Dans ce contexte, Mehdi Belhaj, chargé de la direction de l’Agence de protection et d’aménagement du littoral, a souligné que l’agence, en coordination avec les différentes structures sécuritaires et administratives, a renforcé ses interventions pour rétablir le droit des citoyens à un accès libre aux plages, affirmant que l’État ne tolérera aucune dérive.
La plage appartient à tous les Tunisiens
Mehdi Belhaj a rappelé que les plages font partie du domaine public maritime, un espace public garanti par la loi à l’ensemble des citoyens. Il a déclaré : « La mer appartient au peuple tunisien… la plage fait partie du domaine public maritime, et le droit du citoyen est garanti par la loi et la réglementation. »
Il a précisé que les autorisations accordées par l’État pour les activités commerciales ne signifient en aucun cas une appropriation des plages, mais qu’elles sont strictement encadrées par la loi, ajoutant : « La loi nous impose de ne pas accorder plus de la moitié de la largeur de la plage, l’autre moitié reste un droit pour les citoyens, et cela ne fait l’objet d’aucun débat. »
L’occupation anarchique dépasse de cinq fois les autorisés
Le responsable a indiqué que la majorité des infractions ne proviennent pas des titulaires d’autorisations, mais de personnes exerçant sans aucun permis, précisant que leur nombre dépasse largement celui des exploitants légaux.
Il a déclaré à ce sujet : « Les personnes installées sans autorisation sont quatre à cinq fois plus nombreuses que celles qui disposent de permis. Pour dix autorisés, on trouve environ cinquante sans autorisation. »
1230 infractions en une semaine
Mehdi Belhaj a indiqué que l’agence a lancé depuis la mi-juin une campagne nationale de lutte contre l’exploitation anarchique des plages, ayant permis de relever un nombre important d’infractions en une seule semaine.
Il a ajouté : « En une semaine, nous avons dressé 1230 infractions. »
Il a précisé que les opérations de contrôle se poursuivent jour et nuit en coordination avec les différentes forces sécuritaires et les autorités régionales, affirmant que les interventions ne s’arrêteront pas au début de la saison estivale.
Sanctions sévères pouvant aller jusqu’à la prison et 50 000 dinars d’amende
Le responsable de l’Agence de protection et d’aménagement du littoral a rappelé que la loi prévoit des sanctions contre toute occupation illégale du domaine public maritime.
Il a déclaré : « Les sanctions peuvent être pénales, financières ou les deux à la fois, et peuvent atteindre 50 000 dinars. »
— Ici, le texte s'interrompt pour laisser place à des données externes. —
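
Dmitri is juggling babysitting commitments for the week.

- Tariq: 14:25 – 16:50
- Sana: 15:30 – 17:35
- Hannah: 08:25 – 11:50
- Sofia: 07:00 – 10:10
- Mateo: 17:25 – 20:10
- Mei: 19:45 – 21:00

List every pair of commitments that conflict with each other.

Hannah & Sofia, Mateo & Mei, Mateo & Sana, Sana & Tariq

Sorted by start: Sofia, Hannah, Tariq, Sana, Mateo, Mei.
Hannah starts before Sofia ends → Sofia and Hannah overlap.
Tariq starts after Sofia ends; Sofia is clear from here.
Tariq starts after Hannah ends; Hannah is clear from here.
Sana starts before Tariq ends → Tariq and Sana overlap.
Mateo starts after Tariq ends; Tariq is clear from here.
Mateo starts before Sana ends → Sana and Mateo overlap.
Mei starts after Sana ends.
Mei starts before Mateo ends → Mateo and Mei overlap.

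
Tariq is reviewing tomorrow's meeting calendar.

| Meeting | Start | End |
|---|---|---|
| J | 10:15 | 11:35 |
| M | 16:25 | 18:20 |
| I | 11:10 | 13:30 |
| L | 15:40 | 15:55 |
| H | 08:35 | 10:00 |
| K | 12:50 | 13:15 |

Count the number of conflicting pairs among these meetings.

Check each pair: they overlap iff neither finishes before the other starts.
Sorted by start: H, J, I, K, L, M.
J starts after H ends — done with H.
I starts before J ends → J and I overlap.
K starts after J ends — done with J.
K starts before I ends → I and K overlap.
L starts after I ends — done with I.
L starts after K ends — done with K.
M starts after L ends.
Overlapping pairs: I & J, I & K — 2 in total.

2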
Il a ajouté que les mesures incluent également la saisie du matériel, la démolition des installations illégales et le transfert des dossiers à la justice.
Appel aux citoyens à signaler les infractions
Mehdi Belhaj a appelé les citoyens à contribuer à la protection des plages en signalant toute forme d’abus, qu’il s’agisse d’occupation illégale ou de location de parasols sans autorisation.
Il a rappelé que le numéro vert 1820 est disponible 24h/24, affirmant : « Les forces de l’ordre sont présentes, l’État est présent, et nous ne tolérerons aucun dépassement portant atteinte au droit du citoyen de profiter de la plage. »
Des campagnes tout au long de l’été
Enfin, le responsable a confirmé que cette campagne n’est pas ponctuelle, mais qu’elle se poursuivra tout au long de la saison estivale, jusqu’en septembre, avec une mobilisation quotidienne afin de garantir aux citoyens leur droit de profiter librement des plages.